The Hobbit treads carefully at 48 FPS
As we've previously reported, there's been quite a lot of controversy over The Hobbit being shot at 48 frames a second, which Peter Jackson feels will revolutionize movies.
Shooting at 48 frames a second supposedly adds a new level of realism, but some people who have seen it thought it looked like video tape. (And funny enough, James Cameron wants to shoot his Avatar sequel at an even faster frame rate).
Now several entertainment websites, including Variety and Cinema Blend, are reporting that Warner Brothers are being very cautious in releasing The Hobbit at 48 frames a second. Of course, The Hobbit will also be hitting theaters at 24 frames a second, but again, reports tell us that play dates where The Hobbit will be playing at 48 frames a sec will be limited at first, but it may expand if response is positive.

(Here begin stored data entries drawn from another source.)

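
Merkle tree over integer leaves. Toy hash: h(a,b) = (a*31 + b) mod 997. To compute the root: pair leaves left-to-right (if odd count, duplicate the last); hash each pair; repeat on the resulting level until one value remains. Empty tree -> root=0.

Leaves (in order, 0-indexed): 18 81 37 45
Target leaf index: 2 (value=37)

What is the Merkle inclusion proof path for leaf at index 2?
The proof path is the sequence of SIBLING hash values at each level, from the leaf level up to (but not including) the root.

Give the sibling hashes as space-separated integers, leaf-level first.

Answer: 45 639

Derivation:
L0 (leaves): [18, 81, 37, 45], target index=2
L1: h(18,81)=(18*31+81)%997=639 [pair 0] h(37,45)=(37*31+45)%997=195 [pair 1] -> [639, 195]
  Sibling for proof at L0: 45
L2: h(639,195)=(639*31+195)%997=64 [pair 0] -> [64]
  Sibling for proof at L1: 639
Root: 64
Proof path (sibling hashes from leaf to root): [45, 639]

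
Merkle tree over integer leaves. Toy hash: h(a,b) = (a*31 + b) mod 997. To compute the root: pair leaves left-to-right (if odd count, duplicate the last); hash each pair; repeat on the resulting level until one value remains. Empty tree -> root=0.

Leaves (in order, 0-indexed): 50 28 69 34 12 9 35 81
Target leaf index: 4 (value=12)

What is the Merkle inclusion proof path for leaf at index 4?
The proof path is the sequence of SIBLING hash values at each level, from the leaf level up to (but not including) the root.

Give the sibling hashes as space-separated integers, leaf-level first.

L0 (leaves): [50, 28, 69, 34, 12, 9, 35, 81], target index=4
L1: h(50,28)=(50*31+28)%997=581 [pair 0] h(69,34)=(69*31+34)%997=179 [pair 1] h(12,9)=(12*31+9)%997=381 [pair 2] h(35,81)=(35*31+81)%997=169 [pair 3] -> [581, 179, 381, 169]
  Sibling for proof at L0: 9
L2: h(581,179)=(581*31+179)%997=244 [pair 0] h(381,169)=(381*31+169)%997=16 [pair 1] -> [244, 16]
  Sibling for proof at L1: 169
L3: h(244,16)=(244*31+16)%997=601 [pair 0] -> [601]
  Sibling for proof at L2: 244
Root: 601
Proof path (sibling hashes from leaf to root): [9, 169, 244]

Answer: 9 169 244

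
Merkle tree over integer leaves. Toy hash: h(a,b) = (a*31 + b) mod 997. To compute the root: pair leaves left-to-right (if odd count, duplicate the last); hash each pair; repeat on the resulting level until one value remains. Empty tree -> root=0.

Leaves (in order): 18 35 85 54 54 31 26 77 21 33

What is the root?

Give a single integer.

L0: [18, 35, 85, 54, 54, 31, 26, 77, 21, 33]
L1: h(18,35)=(18*31+35)%997=593 h(85,54)=(85*31+54)%997=695 h(54,31)=(54*31+31)%997=708 h(26,77)=(26*31+77)%997=883 h(21,33)=(21*31+33)%997=684 -> [593, 695, 708, 883, 684]
L2: h(593,695)=(593*31+695)%997=135 h(708,883)=(708*31+883)%997=897 h(684,684)=(684*31+684)%997=951 -> [135, 897, 951]
L3: h(135,897)=(135*31+897)%997=97 h(951,951)=(951*31+951)%997=522 -> [97, 522]
L4: h(97,522)=(97*31+522)%997=538 -> [538]

Answer: 538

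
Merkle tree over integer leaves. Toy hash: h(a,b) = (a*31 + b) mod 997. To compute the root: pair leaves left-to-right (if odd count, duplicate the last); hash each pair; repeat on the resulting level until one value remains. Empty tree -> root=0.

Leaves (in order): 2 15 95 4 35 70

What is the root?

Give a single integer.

Answer: 982

Derivation:
L0: [2, 15, 95, 4, 35, 70]
L1: h(2,15)=(2*31+15)%997=77 h(95,4)=(95*31+4)%997=955 h(35,70)=(35*31+70)%997=158 -> [77, 955, 158]
L2: h(77,955)=(77*31+955)%997=351 h(158,158)=(158*31+158)%997=71 -> [351, 71]
L3: h(351,71)=(351*31+71)%997=982 -> [982]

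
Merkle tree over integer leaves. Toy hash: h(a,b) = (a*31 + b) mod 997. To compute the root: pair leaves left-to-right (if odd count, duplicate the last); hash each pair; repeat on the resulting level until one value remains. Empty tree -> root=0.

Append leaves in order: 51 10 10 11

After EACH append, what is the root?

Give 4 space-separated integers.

After append 51 (leaves=[51]):
  L0: [51]
  root=51
After append 10 (leaves=[51, 10]):
  L0: [51, 10]
  L1: h(51,10)=(51*31+10)%997=594 -> [594]
  root=594
After append 10 (leaves=[51, 10, 10]):
  L0: [51, 10, 10]
  L1: h(51,10)=(51*31+10)%997=594 h(10,10)=(10*31+10)%997=320 -> [594, 320]
  L2: h(594,320)=(594*31+320)%997=788 -> [788]
  root=788
After append 11 (leaves=[51, 10, 10, 11]):
  L0: [51, 10, 10, 11]
  L1: h(51,10)=(51*31+10)%997=594 h(10,11)=(10*31+11)%997=321 -> [594, 321]
  L2: h(594,321)=(594*31+321)%997=789 -> [789]
  root=789

Answer: 51 594 788 789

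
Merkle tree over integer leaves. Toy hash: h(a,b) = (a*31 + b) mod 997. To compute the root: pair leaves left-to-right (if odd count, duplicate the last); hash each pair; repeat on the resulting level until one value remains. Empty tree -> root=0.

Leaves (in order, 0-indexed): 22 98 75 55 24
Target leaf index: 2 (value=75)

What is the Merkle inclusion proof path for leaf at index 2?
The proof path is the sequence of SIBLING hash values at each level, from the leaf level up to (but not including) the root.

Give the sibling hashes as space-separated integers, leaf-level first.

Answer: 55 780 648

Derivation:
L0 (leaves): [22, 98, 75, 55, 24], target index=2
L1: h(22,98)=(22*31+98)%997=780 [pair 0] h(75,55)=(75*31+55)%997=386 [pair 1] h(24,24)=(24*31+24)%997=768 [pair 2] -> [780, 386, 768]
  Sibling for proof at L0: 55
L2: h(780,386)=(780*31+386)%997=638 [pair 0] h(768,768)=(768*31+768)%997=648 [pair 1] -> [638, 648]
  Sibling for proof at L1: 780
L3: h(638,648)=(638*31+648)%997=486 [pair 0] -> [486]
  Sibling for proof at L2: 648
Root: 486
Proof path (sibling hashes from leaf to root): [55, 780, 648]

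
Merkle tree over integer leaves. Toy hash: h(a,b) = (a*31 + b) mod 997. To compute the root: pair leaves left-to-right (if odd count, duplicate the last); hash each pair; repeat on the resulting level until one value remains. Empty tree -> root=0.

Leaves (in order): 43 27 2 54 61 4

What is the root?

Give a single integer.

Answer: 321

Derivation:
L0: [43, 27, 2, 54, 61, 4]
L1: h(43,27)=(43*31+27)%997=363 h(2,54)=(2*31+54)%997=116 h(61,4)=(61*31+4)%997=898 -> [363, 116, 898]
L2: h(363,116)=(363*31+116)%997=402 h(898,898)=(898*31+898)%997=820 -> [402, 820]
L3: h(402,820)=(402*31+820)%997=321 -> [321]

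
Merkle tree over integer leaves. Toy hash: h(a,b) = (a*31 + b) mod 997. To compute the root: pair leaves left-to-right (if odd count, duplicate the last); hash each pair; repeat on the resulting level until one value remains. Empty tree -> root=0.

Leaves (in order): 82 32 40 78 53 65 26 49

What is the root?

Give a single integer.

L0: [82, 32, 40, 78, 53, 65, 26, 49]
L1: h(82,32)=(82*31+32)%997=580 h(40,78)=(40*31+78)%997=321 h(53,65)=(53*31+65)%997=711 h(26,49)=(26*31+49)%997=855 -> [580, 321, 711, 855]
L2: h(580,321)=(580*31+321)%997=355 h(711,855)=(711*31+855)%997=962 -> [355, 962]
L3: h(355,962)=(355*31+962)%997=3 -> [3]

Answer: 3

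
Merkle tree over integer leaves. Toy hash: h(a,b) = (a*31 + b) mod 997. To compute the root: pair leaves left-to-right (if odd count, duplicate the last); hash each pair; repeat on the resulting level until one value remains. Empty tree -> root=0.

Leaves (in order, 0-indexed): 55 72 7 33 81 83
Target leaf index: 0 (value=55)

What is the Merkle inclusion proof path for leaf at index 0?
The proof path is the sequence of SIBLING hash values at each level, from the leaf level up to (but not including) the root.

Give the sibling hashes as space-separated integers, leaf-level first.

Answer: 72 250 257

Derivation:
L0 (leaves): [55, 72, 7, 33, 81, 83], target index=0
L1: h(55,72)=(55*31+72)%997=780 [pair 0] h(7,33)=(7*31+33)%997=250 [pair 1] h(81,83)=(81*31+83)%997=600 [pair 2] -> [780, 250, 600]
  Sibling for proof at L0: 72
L2: h(780,250)=(780*31+250)%997=502 [pair 0] h(600,600)=(600*31+600)%997=257 [pair 1] -> [502, 257]
  Sibling for proof at L1: 250
L3: h(502,257)=(502*31+257)%997=864 [pair 0] -> [864]
  Sibling for proof at L2: 257
Root: 864
Proof path (sibling hashes from leaf to root): [72, 250, 257]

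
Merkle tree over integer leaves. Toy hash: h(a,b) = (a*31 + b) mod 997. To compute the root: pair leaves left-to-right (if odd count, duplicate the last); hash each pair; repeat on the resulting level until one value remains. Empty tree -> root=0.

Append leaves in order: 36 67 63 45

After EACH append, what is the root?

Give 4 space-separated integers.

After append 36 (leaves=[36]):
  L0: [36]
  root=36
After append 67 (leaves=[36, 67]):
  L0: [36, 67]
  L1: h(36,67)=(36*31+67)%997=186 -> [186]
  root=186
After append 63 (leaves=[36, 67, 63]):
  L0: [36, 67, 63]
  L1: h(36,67)=(36*31+67)%997=186 h(63,63)=(63*31+63)%997=22 -> [186, 22]
  L2: h(186,22)=(186*31+22)%997=803 -> [803]
  root=803
After append 45 (leaves=[36, 67, 63, 45]):
  L0: [36, 67, 63, 45]
  L1: h(36,67)=(36*31+67)%997=186 h(63,45)=(63*31+45)%997=4 -> [186, 4]
  L2: h(186,4)=(186*31+4)%997=785 -> [785]
  root=785

Answer: 36 186 803 785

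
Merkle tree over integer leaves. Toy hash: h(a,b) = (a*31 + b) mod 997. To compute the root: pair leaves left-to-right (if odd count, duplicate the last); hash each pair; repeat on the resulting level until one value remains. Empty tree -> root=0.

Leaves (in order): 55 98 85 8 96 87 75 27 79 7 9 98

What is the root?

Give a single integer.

Answer: 676

Derivation:
L0: [55, 98, 85, 8, 96, 87, 75, 27, 79, 7, 9, 98]
L1: h(55,98)=(55*31+98)%997=806 h(85,8)=(85*31+8)%997=649 h(96,87)=(96*31+87)%997=72 h(75,27)=(75*31+27)%997=358 h(79,7)=(79*31+7)%997=462 h(9,98)=(9*31+98)%997=377 -> [806, 649, 72, 358, 462, 377]
L2: h(806,649)=(806*31+649)%997=710 h(72,358)=(72*31+358)%997=596 h(462,377)=(462*31+377)%997=741 -> [710, 596, 741]
L3: h(710,596)=(710*31+596)%997=672 h(741,741)=(741*31+741)%997=781 -> [672, 781]
L4: h(672,781)=(672*31+781)%997=676 -> [676]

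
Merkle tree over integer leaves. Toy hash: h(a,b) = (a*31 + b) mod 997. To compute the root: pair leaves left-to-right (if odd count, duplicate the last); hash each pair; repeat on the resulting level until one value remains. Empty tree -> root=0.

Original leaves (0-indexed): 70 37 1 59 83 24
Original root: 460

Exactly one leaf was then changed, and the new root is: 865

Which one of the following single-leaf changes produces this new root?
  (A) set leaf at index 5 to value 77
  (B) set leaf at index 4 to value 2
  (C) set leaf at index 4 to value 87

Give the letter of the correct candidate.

Answer: B

Derivation:
Original leaves: [70, 37, 1, 59, 83, 24]
Target new root: 865
Try each candidate change and compute the resulting root:
Candidate A: set leaf[5] = 77 -> leaves = [70, 37, 1, 59, 83, 77]
  L0: [70, 37, 1, 59, 83, 77]
  L1: h(70,37)=(70*31+37)%997=213 h(1,59)=(1*31+59)%997=90 h(83,77)=(83*31+77)%997=656 -> [213, 90, 656]
  L2: h(213,90)=(213*31+90)%997=711 h(656,656)=(656*31+656)%997=55 -> [711, 55]
  L3: h(711,55)=(711*31+55)%997=162 -> [162]
  root = 162 != target 865
Candidate B: set leaf[4] = 2 -> leaves = [70, 37, 1, 59, 2, 24]
  L0: [70, 37, 1, 59, 2, 24]
  L1: h(70,37)=(70*31+37)%997=213 h(1,59)=(1*31+59)%997=90 h(2,24)=(2*31+24)%997=86 -> [213, 90, 86]
  L2: h(213,90)=(213*31+90)%997=711 h(86,86)=(86*31+86)%997=758 -> [711, 758]
  L3: h(711,758)=(711*31+758)%997=865 -> [865]
  root = 865 == target 865  ** MATCH **
Candidate C: set leaf[4] = 87 -> leaves = [70, 37, 1, 59, 87, 24]
  L0: [70, 37, 1, 59, 87, 24]
  L1: h(70,37)=(70*31+37)%997=213 h(1,59)=(1*31+59)%997=90 h(87,24)=(87*31+24)%997=727 -> [213, 90, 727]
  L2: h(213,90)=(213*31+90)%997=711 h(727,727)=(727*31+727)%997=333 -> [711, 333]
  L3: h(711,333)=(711*31+333)%997=440 -> [440]
  root = 440 != target 865
Candidate B produces the target root.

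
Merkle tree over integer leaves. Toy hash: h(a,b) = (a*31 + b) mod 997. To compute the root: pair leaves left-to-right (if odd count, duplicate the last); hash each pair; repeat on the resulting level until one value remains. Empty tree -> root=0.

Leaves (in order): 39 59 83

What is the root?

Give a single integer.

Answer: 90

Derivation:
L0: [39, 59, 83]
L1: h(39,59)=(39*31+59)%997=271 h(83,83)=(83*31+83)%997=662 -> [271, 662]
L2: h(271,662)=(271*31+662)%997=90 -> [90]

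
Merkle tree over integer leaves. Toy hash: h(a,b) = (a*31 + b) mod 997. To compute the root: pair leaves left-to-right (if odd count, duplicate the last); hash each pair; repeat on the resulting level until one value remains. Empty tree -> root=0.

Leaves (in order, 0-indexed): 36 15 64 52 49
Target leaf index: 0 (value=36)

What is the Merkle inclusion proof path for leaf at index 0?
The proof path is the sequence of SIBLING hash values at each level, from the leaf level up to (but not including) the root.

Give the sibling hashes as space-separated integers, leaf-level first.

L0 (leaves): [36, 15, 64, 52, 49], target index=0
L1: h(36,15)=(36*31+15)%997=134 [pair 0] h(64,52)=(64*31+52)%997=42 [pair 1] h(49,49)=(49*31+49)%997=571 [pair 2] -> [134, 42, 571]
  Sibling for proof at L0: 15
L2: h(134,42)=(134*31+42)%997=208 [pair 0] h(571,571)=(571*31+571)%997=326 [pair 1] -> [208, 326]
  Sibling for proof at L1: 42
L3: h(208,326)=(208*31+326)%997=792 [pair 0] -> [792]
  Sibling for proof at L2: 326
Root: 792
Proof path (sibling hashes from leaf to root): [15, 42, 326]

Answer: 15 42 326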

Collider and Variety also tell us the new footage looks "more polished and less jarring." Still, Variety notes that it may not even be playing at 48 frames a second in some major cities. As previous reports indicate, it can take a while to get used to 48 frames a second, so perhaps Warners wants to let the word of mouth grow before expanding their release in the format.
This indeed could be brave new territory, and maybe we'll really love it once we see it. I assume the trailer that played before The Dark Knight Rises is at 24 frames a second, it looked fine, although for a lot of film buffs like myself, we're still trying to get used to the fact that film is going bye bye soon, and it's all going to be digital in a few years.
In that case, most theaters are going to have to convert to digital projectors, some say by December of next year, but Variety also tells us to play 48 frames a second theaters will only need a software upgrade which will be available in September.
Ultimately The Hobbit is going to live or die on how good the story, actors and directors are, but how a film looks can have a huge effect on how much you enjoy it. There's nothing like watching a mint, pristine copy of a film you love, and we'll see how quickly we all adapt to the new technology when The Hobbit hits theaters on December 14, 2012.